Princess Louise (1848–1939), Queen Victoria’s fourth daughter, was the prettiest and liveliest of the five princesses, and the only one who broke out of the royal bubble. Artistically talented, she trained as a sculptor, and her marble statue of Queen Victoria can still be seen in Kensington Gardens. Unlike her sisters, who all married royals, Louise became the wife of a commoner, Lord Lorne, later Duke of Argyll. The marriage was childless and unhappy, and the couple lived separate lives. Like that other rebel, Princess Margaret, Louise was clever but difficult. She could be charming and witty one moment and unexpectedly disagreeable the next. She kicked against the royal rules, but she was only too willing to pull rank when she felt like it. She was apparently an excellent cook, she enjoyed salmon fishing and she took energetic exercise. And she was dogged by scandal.
When Lucinda Hawksley applied to the Royal Archives for access to Louise’s papers she claims that she was told: ‘We regret that Princess Louise’s files are closed.’ Hawksley wrote to the Duke of Argyll’s archive at Inverary Castle and was fobbed off with tales about the papers being rehoused.
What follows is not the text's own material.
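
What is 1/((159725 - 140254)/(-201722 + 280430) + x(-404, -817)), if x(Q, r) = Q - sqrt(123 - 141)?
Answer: -2501226979188/1009988448317473 + 18584847792*I*sqrt(2)/1009988448317473 ≈ -0.0024765 + 2.6023e-5*I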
Then she discovered that letters about Louise in other collections had been ‘absorbed’ into the Royal Archives. She became convinced that a cover-up was at work.
The scandal that was apparently being hushed up was a story that Louise had given birth to an illegitimate baby when she was 18. The rumour originated with the family of Sir Charles Locock, who was Queen Victoria’s obstetrician and delivered all her nine babies. Locock had a son named Frederick, and in 1867 Frederick Locock adopted a baby boy called Henry. When Henry Locock grew up, he told all his children that his mother was Princess Louise.